Ugh, this depresses me.  Because all I can do is try to be better, but it's like this reveals myself to myself to be someone mean, that I don't like.  This is a battle inside my mind.  Because these friends are Noah's bestest, favoritest people and they are never second fiddle to anyone, so why would I say that?  It was a moment where she was saying how helpful it would be for her in the sense that she could get some time to do something she needed to do, so i had to chime in how it was helping me too because since this other friend cancelled I knew how bummed the boys would be and wanted to cheer them up.  WHY COULDN'T I KEEP MY THOUGHTS TO MYSELF?  I feel like I'm fourteen again.

so fricking human, i am.  all i have to do is forgive myself and say i'll never do that again.  but i just want to keep beating myself up over this silly ridiculous thing.  but that is not helpful to anyone, right?  just BE in the pain of the shame.  I want to put it away, hide from it, drink something, smoke something, but I won't.  I will just be in it fully so that I can appreciate the purpose of it, to treat people with care and love, not some kind of game.  It's silly to make so much of something so insignificant, unless the purpose of making something of it is to learn from the mistake.

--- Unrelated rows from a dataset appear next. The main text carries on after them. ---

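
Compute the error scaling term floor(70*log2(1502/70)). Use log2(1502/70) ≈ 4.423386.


log2(n/k) = log2(1502/70) ≈ 4.423386.
k*log2(n/k) ≈ 70*4.423386 = 309.63702.
floor(309.63702) = 309.

309


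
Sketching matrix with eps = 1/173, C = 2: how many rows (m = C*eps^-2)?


1/eps = 173.
(1/eps)^2 = 29929.
m = 2*29929 = 59858.

59858


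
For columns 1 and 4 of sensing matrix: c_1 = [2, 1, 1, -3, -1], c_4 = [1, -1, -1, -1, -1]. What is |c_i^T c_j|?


Inner product: 2*1 + 1*-1 + 1*-1 + -3*-1 + -1*-1
Products: [2, -1, -1, 3, 1]
Sum = 4.
|dot| = 4.

4


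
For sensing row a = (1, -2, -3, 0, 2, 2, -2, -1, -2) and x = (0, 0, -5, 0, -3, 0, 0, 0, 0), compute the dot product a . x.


Non-zero terms: ['-3*-5', '2*-3']
Products: [15, -6]
y = sum = 9.

9


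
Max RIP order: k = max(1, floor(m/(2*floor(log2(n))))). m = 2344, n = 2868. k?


floor(log2(2868)) = 11.
2*11 = 22.
m/(2*floor(log2(n))) = 2344/22 ≈ 106.5455.
floor = 106.
k = max(1, 106) = 106.

106


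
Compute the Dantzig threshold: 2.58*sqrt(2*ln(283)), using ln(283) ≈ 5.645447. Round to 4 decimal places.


ln(283) ≈ 5.645447.
2*ln(n) ≈ 11.290894.
sqrt(2*ln(n)) ≈ sqrt(11.290894) ≈ 3.360193.
threshold ≈ 2.58*3.360193 = 8.66929794 ≈ 8.6693.

8.6693


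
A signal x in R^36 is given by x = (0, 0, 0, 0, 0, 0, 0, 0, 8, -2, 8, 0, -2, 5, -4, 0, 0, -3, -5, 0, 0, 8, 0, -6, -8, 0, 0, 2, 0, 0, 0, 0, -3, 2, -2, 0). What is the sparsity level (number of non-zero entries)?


Non-zero positions: [8, 9, 10, 12, 13, 14, 17, 18, 21, 23, 24, 27, 32, 33, 34].
Sparsity = 15.

15


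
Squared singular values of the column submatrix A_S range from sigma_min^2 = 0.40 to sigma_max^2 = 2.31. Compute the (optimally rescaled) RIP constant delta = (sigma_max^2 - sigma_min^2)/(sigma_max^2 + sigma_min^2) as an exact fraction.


lambda_max - lambda_min = 2.31 - 0.40 = 1.91.
lambda_max + lambda_min = 2.31 + 0.40 = 2.71.
delta = 1.91/2.71 = 191/271.

191/271


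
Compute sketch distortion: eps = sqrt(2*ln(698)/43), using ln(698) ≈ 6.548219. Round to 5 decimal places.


ln(698) ≈ 6.548219.
2*ln(N)/m ≈ 2*6.548219/43 ≈ 0.30456833.
eps = sqrt(0.30456833) ≈ 0.5518771 ≈ 0.55188.

0.55188


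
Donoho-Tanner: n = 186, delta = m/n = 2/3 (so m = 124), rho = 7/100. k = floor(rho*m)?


m = 2/3*186 = 124.
rho = 7/100.
rho*m = 7/100*124 = 8.68.
k = floor(8.68) = 8.

8


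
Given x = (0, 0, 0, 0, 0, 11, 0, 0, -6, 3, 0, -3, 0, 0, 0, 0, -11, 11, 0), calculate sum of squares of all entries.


Non-zero entries: [(5, 11), (8, -6), (9, 3), (11, -3), (16, -11), (17, 11)]
Squares: [121, 36, 9, 9, 121, 121]
||x||_2^2 = sum = 417.

417


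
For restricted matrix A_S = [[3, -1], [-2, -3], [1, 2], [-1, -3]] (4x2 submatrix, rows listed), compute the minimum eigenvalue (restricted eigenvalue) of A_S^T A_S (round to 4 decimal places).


A_S^T A_S = [[15, 8], [8, 23]].
trace = 38.
det = 281.
disc = trace^2 - 4*det = 1444 - 4*281 = 320.
sqrt(320) ≈ 17.888544.
lam_min = (38 - sqrt(320))/2 ≈ (38 - 17.888544)/2 = 10.055728 ≈ 10.0557.

10.0557


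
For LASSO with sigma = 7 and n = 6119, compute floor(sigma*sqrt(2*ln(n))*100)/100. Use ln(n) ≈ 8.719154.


ln(6119) ≈ 8.719154.
2*ln(n) ≈ 17.438308.
sqrt(2*ln(n)) ≈ sqrt(17.438308) ≈ 4.17592.
lambda ≈ 7*4.17592 = 29.23144.
floor(lambda*100)/100 = 29.23.

29.23


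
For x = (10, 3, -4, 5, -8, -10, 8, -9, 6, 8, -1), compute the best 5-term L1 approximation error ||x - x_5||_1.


Sorted |x_i| descending: [10, 10, 9, 8, 8, 8, 6, 5, 4, 3, 1]
Keep top 5: [10, 10, 9, 8, 8]
Tail entries: [8, 6, 5, 4, 3, 1]
L1 error = sum of tail = 27.

27


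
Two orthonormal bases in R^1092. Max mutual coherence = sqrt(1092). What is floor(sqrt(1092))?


33^2 = 1089 <= 1092 < 1156 = 34^2, so 33 <= sqrt(1092) < 34.
floor(sqrt(1092)) = 33.

33


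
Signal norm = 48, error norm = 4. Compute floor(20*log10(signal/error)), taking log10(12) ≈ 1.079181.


||x||/||e|| = 48/4 = 12.
log10(12) ≈ 1.079181.
20*log10(||x||/||e||) ≈ 20*1.079181 = 21.58362.
floor(21.58362) = 21.

21


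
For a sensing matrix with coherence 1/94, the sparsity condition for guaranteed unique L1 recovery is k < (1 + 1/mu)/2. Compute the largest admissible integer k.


1/mu = 94.
1 + 1/mu = 95.
(1 + 1/mu)/2 = 47.5 is not an integer, so k_max = floor(47.5) = 47.

47


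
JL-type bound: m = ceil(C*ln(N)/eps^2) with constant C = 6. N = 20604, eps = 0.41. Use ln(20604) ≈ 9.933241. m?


ln(20604) ≈ 9.933241.
eps^2 = 0.41^2 = 0.1681.
C*ln(N)/eps^2 ≈ 6*9.933241/0.1681 ≈ 354.5476.
m = ceil(354.5476) = 355.

355


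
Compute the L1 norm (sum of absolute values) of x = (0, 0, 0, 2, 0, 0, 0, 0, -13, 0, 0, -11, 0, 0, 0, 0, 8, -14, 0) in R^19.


Non-zero entries: [(3, 2), (8, -13), (11, -11), (16, 8), (17, -14)]
Absolute values: [2, 13, 11, 8, 14]
||x||_1 = sum = 48.

48


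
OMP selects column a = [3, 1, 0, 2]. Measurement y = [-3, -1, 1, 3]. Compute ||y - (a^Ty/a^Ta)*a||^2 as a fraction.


a^T a = 14.
a^T y = -4.
coeff = -4/14 = -2/7.
||r||^2 = 132/7.

132/7


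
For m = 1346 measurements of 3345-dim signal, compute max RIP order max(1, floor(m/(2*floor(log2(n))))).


floor(log2(3345)) = 11.
2*11 = 22.
m/(2*floor(log2(n))) = 1346/22 ≈ 61.1818.
floor = 61.
k = max(1, 61) = 61.

61


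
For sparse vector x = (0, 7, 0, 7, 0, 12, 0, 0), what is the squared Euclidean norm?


Non-zero entries: [(1, 7), (3, 7), (5, 12)]
Squares: [49, 49, 144]
||x||_2^2 = sum = 242.

242


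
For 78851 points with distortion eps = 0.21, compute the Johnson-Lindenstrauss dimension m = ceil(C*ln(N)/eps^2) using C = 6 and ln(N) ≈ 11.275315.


ln(78851) ≈ 11.275315.
eps^2 = 0.21^2 = 0.0441.
C*ln(N)/eps^2 ≈ 6*11.275315/0.0441 ≈ 1534.0565.
m = ceil(1534.0565) = 1535.

1535


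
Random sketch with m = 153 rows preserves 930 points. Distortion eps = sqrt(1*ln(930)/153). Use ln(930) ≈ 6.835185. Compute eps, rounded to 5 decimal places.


ln(930) ≈ 6.835185.
1*ln(N)/m ≈ 1*6.835185/153 ≈ 0.04467441.
eps = sqrt(0.04467441) ≈ 0.2113632 ≈ 0.21136.

0.21136


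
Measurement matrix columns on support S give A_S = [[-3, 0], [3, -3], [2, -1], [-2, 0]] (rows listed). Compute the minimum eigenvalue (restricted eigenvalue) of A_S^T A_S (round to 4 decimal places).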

yes, this is the way my anxiety depresses me.  i say something small but tactless and then make a huge deal of it to myself.  like when i would get in trouble as a kid and go to my room.  i would then stew over all that had been said or unsaid without any resolution.  the anxiety would just build up.  we never TALKED about stuff.  So now when I beat myself up over silly social mis-steps, I stew inside my mind.  My mind becomes like my room when i was a teenager, with the door shut, and the darkness outside the cold window.  And I don't know how to escape the feeling of shame.

That's how I started getting OCD.  I would be sitting in my room after some fight with my parents, with all these feelings of hurt and anger, or after a day at school where I said something that embarrassed myself, or felt bewildered socially, I would sit in that room with a kind of a trapped feeling.  The trapped feeling was not knowing how to deal with the mounting anxiety.  What to do with it, where to put it.  The ocd was a survival mechanism, a way to turn off the anxiety by switching over to an almost robotic, emotionless way of thinking.  I would pick at my skin.  Any little thing had to be excised.  It would have been rather pathetic to see from a distance.

The OCD and my tendency to smoke marijuana are totally linked.  The cannabis shuts off the OCD, for sure, but it also removes the "hope" part of my mind, temporarily.  It makes everything ok and mellow and soothes.  It helps me think about the big picture, and removes some of the knots and kinks in my mental flow.  But it removes a small kernel of hoping and wishing that accompanies my normal thought process.  Cannabis helps me say, "Yes you can do anything you want to do, but you are happy right here right now, so why bother?"  Which is helpful in times of anxiety, but I am starting to see how just a tiny bit of wishing and hoping helps me to connect with others in the sense of connecting over striving for a better world for our kids, or hoping for a good outcome for someone with an illness, or just trying to be better people, better parents.  It's a very small difference, and a fine line, but I noticed it the other day.  It's about reputation, and walking your talk.  If I say or do something that I realize was inappropriate or hurt someone else, and I just crumple at the feeling of my human incompetence, and then try to find something to distract myself until it becomes like water under the bridge, then I am refusing to give myself the dignity and self-respect of a person who strives for goodness and peace and kindness.  Then I continue to make the same mistakes, hoping for a different outcome.  But if I reflect and feel the shame and forgive myself and picture myself as that person who I imagine myself to be then maybe I *will* begin to become a person of strong character.